Interview - Kate Cairns

Monday, December 12, 2016

An author, trainer, foster carer and a keynote speaker at the first Attachment Research Community conference.

What is the Attachment Research Community?

The ARC is a new sector-led membership organisation to facilitate and share research on the effectiveness of interventions, which use the findings of neuroscience, and an understanding of attachment and trauma, to make a difference to the lives of children.

A group of heads of virtual schools have been exercised to set up a centre for action research and resources. Virtual schools are a construct within a local authority, which have the task of enhancing children’s educational outcomes who are looked-after or adopted. However, although borne in education, the ARC welcomes members from all sectors engaged in attachment-aware practice, including health, social care, youth work or criminal justice.

The ARC is a web platform to enable people to come together, and will hold research data and findings and act as a resource bank for practitioners and services.

KCA is one of a number of training and consultancy providers, working with early years services on attachment. We’re providing the web platform – we didn’t instigate the community, but support its aims.

What was your talk about?

It was about co-creation. I was inspired by a paper that came out in May by Professor Jack Shonkoff at Harvard University’s Center on the Developing Child – From best practices to breakthrough impacts.

If you need to provide outcomes for the child you have to transform the lives and experiences of the adults around them. It’s about building community resilience.

The most effective programmes are based on robust shared knowledge, but co-created with local stakeholders to make programmes that work in their locality.

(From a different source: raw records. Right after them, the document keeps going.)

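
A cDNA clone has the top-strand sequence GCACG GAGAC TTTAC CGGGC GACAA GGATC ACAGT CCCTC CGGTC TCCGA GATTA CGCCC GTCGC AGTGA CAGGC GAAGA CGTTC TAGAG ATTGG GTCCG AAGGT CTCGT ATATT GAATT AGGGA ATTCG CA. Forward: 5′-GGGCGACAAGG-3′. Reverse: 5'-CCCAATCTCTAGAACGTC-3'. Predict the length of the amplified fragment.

80 bp

Scanning the template, GGGCGACAAGG occurs at positions 17–27; this primer anneals to the bottom strand there with its 3' end pointing downstream.
Taking the reverse complement of CCCAATCTCTAGAACGTC gives GACGTTCTAGAGATTGGG, found at positions 79–96 on the template; the primer anneals here to the top strand with its 3' end pointing upstream.
Amplicon spans positions 17–96: 80 bp.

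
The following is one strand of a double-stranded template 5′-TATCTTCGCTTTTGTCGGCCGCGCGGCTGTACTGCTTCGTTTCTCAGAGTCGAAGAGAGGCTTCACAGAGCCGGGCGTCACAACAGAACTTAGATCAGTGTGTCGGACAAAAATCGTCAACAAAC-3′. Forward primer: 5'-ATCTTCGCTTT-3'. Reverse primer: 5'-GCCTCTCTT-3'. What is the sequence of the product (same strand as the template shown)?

5'-ATCTTCGCTTTTGTCGGCCGCGCGGCTGTACTGCTTCGTTTCTCAGAGTCGAAGAGAGGC-3'

Forward primer ATCTTCGCTTT is found on the top strand at positions 2–12.
The reverse primer's reverse complement is AAGAGAGGC, which matches the template at positions 53–61.
The product is the template from position 2 through 61 (60 bp).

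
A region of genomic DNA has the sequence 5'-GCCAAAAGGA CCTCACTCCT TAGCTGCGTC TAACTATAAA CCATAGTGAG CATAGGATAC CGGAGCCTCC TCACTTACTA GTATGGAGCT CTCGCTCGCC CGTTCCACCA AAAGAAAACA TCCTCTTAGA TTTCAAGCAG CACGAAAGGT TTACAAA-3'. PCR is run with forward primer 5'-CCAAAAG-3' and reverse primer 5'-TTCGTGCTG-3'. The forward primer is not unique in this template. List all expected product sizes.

145 bp, 39 bp

The forward primer CCAAAAG matches the top strand at positions 2–8, 108–114.
The reverse primer's reverse complement is CAGCACGAA, matching at positions 138–146.
Each forward site pairs with the reverse site to give a product ending at position 146: sizes 145, 39 bp.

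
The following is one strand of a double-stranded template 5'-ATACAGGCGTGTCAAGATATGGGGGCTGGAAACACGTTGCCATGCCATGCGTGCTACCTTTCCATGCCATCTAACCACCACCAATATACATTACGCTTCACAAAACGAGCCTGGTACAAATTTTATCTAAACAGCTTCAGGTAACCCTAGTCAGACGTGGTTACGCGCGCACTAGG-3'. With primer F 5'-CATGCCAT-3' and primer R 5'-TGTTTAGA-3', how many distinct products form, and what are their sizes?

Two products: 93 bp, 71 bp

The forward primer CATGCCAT matches the top strand at positions 41–48, 63–70.
The reverse primer's reverse complement is TCTAAACA, matching at positions 126–133.
Each forward site pairs with the reverse site to give a product ending at position 133: sizes 93, 71 bp.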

So I spoke about the Harvard model of co-creation, the knowledge base, the science of attachment, trauma and resilience, with some examples from our training and consultancy.

What will the ARC do?

Instead of pieces of research being isolated, we can link these together through the ARC. The Harvard paper says we need co-creation and robust evaluation. It’s about applying knowledge to meet local need and making sure it’s robust knowledge and internationally recognised on what will work. So instead of a fixed programme, there’s local application on what works and what doesn’t work with families across the workforce that can be shared nationally and internationally. It’s universal and targeted. It’s action research on a local level with sector-led resources and a databank for research.